Britain is going to be hit by the tail-end of three tropical storms currently ravaging the Atlantic – but they won’t hit us anywhere near as hard.
Hurricane Irma is ploughing through Florida today after completely devastating the Caribbean, leaving at least 29 people dead.
Met Office forecasters have confirmed that the UK will be hit with the ‘remnants’ of the hurricanes in the next two months – but have said they will be far, far smaller.
More immediately, however, the country will be blown about by 70mph winds this week, as yellow weather warnings are put in place for Wales, the North and the Midlands.
And heavy rainfall in Mossley, Greater Manchester, has left the streets completely flooded with cars and pedestrians struggling to get through.
Mossley is flooded again. Avoid Micklehurst. pic.twitter.com/G7vv9fUj9g
— Ni2605 (@2605Nicky) September 11, 2017
Oli Claydon from the Met Office told Metro.co.uk: ‘Although we obviously have got a number of hurricanes in the Atlantic area at the moment, they will be weakening significantly. Hurricane Irma, for example, started off as a category 5 hurricane but is already now category 1.
‘It will continue to lose energy, and by the time it gets to us, it will be so far changed from what we are seeing in the US and Caribbean that it will be totally different.
‘We do often get remnants of hurricanes, but they just pass through as normal weather systems.’
Although we’re not going to be hit by a hurricane of epic proportions, we are going to have a generally unpleasant week.
Yellow weather warnings are in place in South Wales today, and in North Wales and the Midlands on Tuesday and Wednesday, warning of windy and wet conditions.
‘There will be strong winds causing generally blustery weather, with winds of around 45mph to 50mph – or even up to 60mph – in Wales today,’ Claydon said.

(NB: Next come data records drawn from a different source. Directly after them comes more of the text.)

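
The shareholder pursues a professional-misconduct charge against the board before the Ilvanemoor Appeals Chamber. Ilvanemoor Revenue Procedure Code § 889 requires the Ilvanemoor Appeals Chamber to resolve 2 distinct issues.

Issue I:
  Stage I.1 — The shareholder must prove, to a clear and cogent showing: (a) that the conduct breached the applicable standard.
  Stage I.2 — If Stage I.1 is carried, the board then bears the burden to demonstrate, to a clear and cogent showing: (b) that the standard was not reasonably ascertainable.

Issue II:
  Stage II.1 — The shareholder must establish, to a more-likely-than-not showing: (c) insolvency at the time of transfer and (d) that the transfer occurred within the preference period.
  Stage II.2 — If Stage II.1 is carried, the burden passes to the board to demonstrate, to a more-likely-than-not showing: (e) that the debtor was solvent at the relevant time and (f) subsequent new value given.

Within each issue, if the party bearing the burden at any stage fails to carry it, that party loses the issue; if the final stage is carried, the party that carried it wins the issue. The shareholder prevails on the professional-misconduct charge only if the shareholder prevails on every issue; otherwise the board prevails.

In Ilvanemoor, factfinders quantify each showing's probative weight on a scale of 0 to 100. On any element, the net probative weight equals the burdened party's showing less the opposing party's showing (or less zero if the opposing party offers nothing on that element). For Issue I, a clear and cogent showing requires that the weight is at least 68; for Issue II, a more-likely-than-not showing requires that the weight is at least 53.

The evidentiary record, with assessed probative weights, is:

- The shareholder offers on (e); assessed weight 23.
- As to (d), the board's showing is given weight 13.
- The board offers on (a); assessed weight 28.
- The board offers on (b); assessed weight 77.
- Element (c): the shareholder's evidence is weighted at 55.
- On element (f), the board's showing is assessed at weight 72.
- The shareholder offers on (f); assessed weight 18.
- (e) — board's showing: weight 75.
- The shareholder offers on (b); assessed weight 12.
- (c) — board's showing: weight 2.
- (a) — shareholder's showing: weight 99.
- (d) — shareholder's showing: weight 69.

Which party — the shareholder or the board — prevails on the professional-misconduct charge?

shareholder

— Issue I —
At Stage I.1 the shareholder must meet a clear and cogent showing (weight is at least 68): on (a) the weight is 99 less the opposing 28 gives net 71, which does reach 68, so (a) meets the standard.
  Stage I.1 carried; the burden shifts to the board.
At Stage I.2 the board must meet a clear and cogent showing (weight is at least 68): on (b) the weight is 77 less the opposing 12 gives net 65, < 68, so (b) does not meet the standard.
  Stage I.2 not carried; the board fails its burden.
The shareholder prevails on this issue.
— Issue II —
At Stage II.1 the shareholder must meet a more-likely-than-not showing (weight is at least 53): on (c) the weight is 55 less the opposing 2 gives net 53, ≥ 53, so (c) meets the standard; on (d) the weight is 69 less the opposing 13 gives net 56, which does reach 53, so (d) meets the standard.
  Stage II.1 is satisfied; the onus moves to the board.
At Stage II.2 the board must meet a more-likely-than-not showing (weight is at least 53): on (e) the weight is 75 less the opposing 23 gives net 52, < 53, so (e) does not meet the standard; on (f) the weight is 72 less the opposing 18 gives net 54, which does reach 53, so (f) meets the standard.
  Not every element is met, so the board fails to carry Stage II.2.
So the shareholder prevails on this issue.
Per-issue: Issue I → shareholder; Issue II → shareholder. The shareholder must prevail on every issue; overall, the shareholder prevails.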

‘At eight o’clock on Tuesday evening through to 10 o’clock on Wednesday morning, there will be a spot of low pressure pushing eastwards in North Wales and norhtern England, causing gusts of 55mph to 60mph.’
And other parts of the country won’t escape from the wet and windy weather.
‘Winds will be blustery day-to-day, generally easing further west,’ Claydon said. ‘There will be blustery showers today, but it will become a little bit calmer by tomorrow.
‘Tuedsay will see a much dryer and brighter start for many in the east, although there will be a few scattered showers.’
‘But on Tuesday afternoon, thick clouds will start to build up and will bring rainfall to much of the UK. By the evening through to Wednesday, it will be a pretty wet and windy night.
‘As we wake up on Wednesday morning there will be some brightness, with chances of rain and showers.’